Rein ökonomische Argumentationsmuster, seien sie nun eher wirtschaftsliberal oder etatistisch, interessieren außerhalb des Elfenbeinturms fast niemanden, was nicht heißt, dass man sie nicht diskutieren sollte.
Wirtschaftsliberalismus ohne Wohlfahrtschauvinismus funktioniert nicht. Aber für Letzteren sind sich viele derer, denen die AfD zu schmuddelig ist, aufgrund dieses Distinktionsbedürfnisses zu schade.
Parteien sind keine One-Man-Shows
Hinzu kommt, dass dieses ganze Milieu, das rechts der Union und links der AfD steht, in sich schon sehr heterogen ist. Nach politikwissenschaftlichen Kriterien sind die, die häufig als „Liberalkonservative“ („LibKons“) bezeichnet werden, in Wirklichkeit keine.

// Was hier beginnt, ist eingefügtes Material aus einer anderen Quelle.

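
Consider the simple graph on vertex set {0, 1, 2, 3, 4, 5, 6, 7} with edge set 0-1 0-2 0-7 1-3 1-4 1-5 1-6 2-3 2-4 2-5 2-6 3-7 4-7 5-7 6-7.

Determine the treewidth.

3

A width-3 tree decomposition is:
Bags: B1 = {1, 2, 6, 7}  B2 = {0, 1, 2, 7}  B3 = {1, 2, 3, 7}  B4 = {1, 2, 4, 7}  B5 = {1, 2, 5, 7}
Tree: B1–B2, B2–B3, B3–B4, B4–B5
The largest bag has 4 vertices, giving width 3; this decomposition certifies tw(G) ≤ 3. For the lower bound: the 4 vertex sets {1,6}, {0,2}, {7}, {3} are disjoint, each induces a connected subgraph, and every pair is joined by at least one edge of G. Contracting each set to a single vertex therefore yields K_{4} as a minor, and since treewidth is minor-monotone, tw(G) ≥ tw(K_{4}) = 3. Hence tw(G) = 3 exactly.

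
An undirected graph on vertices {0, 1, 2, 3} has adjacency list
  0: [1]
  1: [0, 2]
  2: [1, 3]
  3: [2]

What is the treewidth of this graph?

A width-1 tree decomposition is:
Bags: B1 = {0, 1}  B2 = {1, 2}  B3 = {2, 3}
Tree: B1–B2, B2–B3
Each bag holds 2 vertices, so the decomposition has width 1, which upper-bounds the treewidth. Any graph with an edge has treewidth ≥ 1, and G has the edge 0–1. Combining the bounds, tw(G) = 1.

1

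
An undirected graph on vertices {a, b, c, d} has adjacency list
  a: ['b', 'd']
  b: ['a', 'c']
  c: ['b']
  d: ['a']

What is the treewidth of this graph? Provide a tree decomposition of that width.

Treewidth 1.
One such decomposition:
Bags: B1 = {a, d}  B2 = {a, b}  B3 = {b, c}
Tree: B1–B2, B2–B3

The largest bag has 2 vertices, giving width 1; this decomposition certifies tw(G) ≤ 1. G has an edge, so its treewidth is at least 1. Combining the bounds, tw(G) = 1.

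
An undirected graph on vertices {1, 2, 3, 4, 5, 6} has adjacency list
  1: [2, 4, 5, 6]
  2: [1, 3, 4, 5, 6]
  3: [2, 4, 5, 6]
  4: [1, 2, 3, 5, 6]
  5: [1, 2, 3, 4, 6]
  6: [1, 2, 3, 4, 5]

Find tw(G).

4

A width-4 tree decomposition is:
Bags: B1 = {2, 3, 4, 5, 6}  B2 = {1, 2, 4, 5, 6}
Tree: B1–B2
Each bag holds 5 vertices, so the decomposition has width 4, which upper-bounds the treewidth. On the other hand G contains the 5-clique {1, 2, 4, 5, 6}. A clique must lie in a single bag of any decomposition, so no decomposition can have width below 4. Hence tw(G) = 4 exactly.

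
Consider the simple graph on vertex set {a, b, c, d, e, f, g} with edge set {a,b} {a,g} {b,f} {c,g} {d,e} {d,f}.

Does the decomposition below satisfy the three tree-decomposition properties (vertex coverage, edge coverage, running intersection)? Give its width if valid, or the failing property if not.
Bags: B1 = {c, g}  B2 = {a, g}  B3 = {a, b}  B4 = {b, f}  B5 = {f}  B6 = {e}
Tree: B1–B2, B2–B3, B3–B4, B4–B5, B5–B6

A tree decomposition must satisfy three properties: every vertex lies in some bag; for every edge, both endpoints lie together in some bag; and for every vertex, the bags containing it form a connected subtree. Here vertex d appears in no bag, so the decomposition is invalid.

No — vertex d appears in no bag.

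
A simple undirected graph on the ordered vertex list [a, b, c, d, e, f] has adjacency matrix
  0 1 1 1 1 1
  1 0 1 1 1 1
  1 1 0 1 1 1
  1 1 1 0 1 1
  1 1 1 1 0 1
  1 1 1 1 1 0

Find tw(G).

A width-5 tree decomposition is:
Bags: B1 = {a, b, c, d, e, f}
Tree: (single bag)
With just one bag of size 6, the width is 6 − 1 = 5, so tw(G) ≤ 5. On the other hand G contains the 6-clique {a, b, c, d, e, f}. A clique must lie in a single bag of any decomposition, so no decomposition can have width below 5. Therefore the treewidth is 5.

5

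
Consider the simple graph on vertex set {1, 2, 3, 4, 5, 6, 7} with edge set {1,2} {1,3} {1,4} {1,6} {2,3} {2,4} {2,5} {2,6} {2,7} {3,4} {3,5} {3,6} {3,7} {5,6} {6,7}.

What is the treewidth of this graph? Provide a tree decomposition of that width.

Treewidth 3.
One optimal decomposition is:
Bags: B1 = {2, 3, 6, 7}  B2 = {2, 3, 5, 6}  B3 = {1, 2, 3, 6}  B4 = {1, 2, 3, 4}
Tree: B1–B2, B2–B3, B3–B4

Each bag holds 4 vertices, so the decomposition has width 3, which upper-bounds the treewidth. For the lower bound, the 4 vertices {1, 2, 3, 4} are pairwise adjacent, and any tree decomposition puts a clique entirely inside one bag — forcing width ≥ 3. Hence tw(G) = 3 exactly.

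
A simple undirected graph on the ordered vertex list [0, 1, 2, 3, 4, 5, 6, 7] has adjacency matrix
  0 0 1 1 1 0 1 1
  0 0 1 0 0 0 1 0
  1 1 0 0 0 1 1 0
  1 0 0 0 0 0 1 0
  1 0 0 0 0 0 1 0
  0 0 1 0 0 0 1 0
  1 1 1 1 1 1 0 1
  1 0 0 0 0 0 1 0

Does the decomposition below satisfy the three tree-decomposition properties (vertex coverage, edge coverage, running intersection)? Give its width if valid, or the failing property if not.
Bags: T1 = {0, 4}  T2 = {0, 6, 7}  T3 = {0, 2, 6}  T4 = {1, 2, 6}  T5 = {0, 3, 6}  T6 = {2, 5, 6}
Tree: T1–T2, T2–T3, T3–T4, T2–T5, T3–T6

No — edge (6,4) lies in no bag.

A tree decomposition must satisfy three properties: every vertex lies in some bag; for every edge, both endpoints lie together in some bag; and for every vertex, the bags containing it form a connected subtree. Here edge (6,4) lies in no bag, so the decomposition is invalid.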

Ein Markus Krall ist ultralibertär, ein Thilo Sarrazin, der in den Träumen derer, die die WerteUnion zu einer Partei umformen wollen, sicherlich eine Rolle spielen dürfte, ist hingegen ein migrations- und islamkritischer Etatist, während ein Hans-Georg Maaßen irgendwo dazwischen stehen dürfte. Spätestens dann, wenn solche Akteure in einem Boot säßen, wäre es nur eine Frage der Zeit, bis sie sich gegenseitig demontieren würden. Bisher konnten sie als Solitäre agieren, was sich in einem Parteiprojekt aber schlagartig ändern würde. Viele kämen damit nicht zurecht.
Eine Partei ist schließlich mehr als die Summe vieler One-Man-Shows. Das musste Bernd Lucke erfahren. Das musste Frauke Petry erfahren. Der WerteUnion würde es nicht anders gehen.
Zur Person:
Tomasz M. Froelich, Jahrgang 1988, ist gebürtiger Hamburger und arbeitet bei der ID-Fraktion im EU-Parlament. Der studierte Ökonom und Politologe ist zudem seit 2019 stellvertretender JA-Bundesvorsitzender.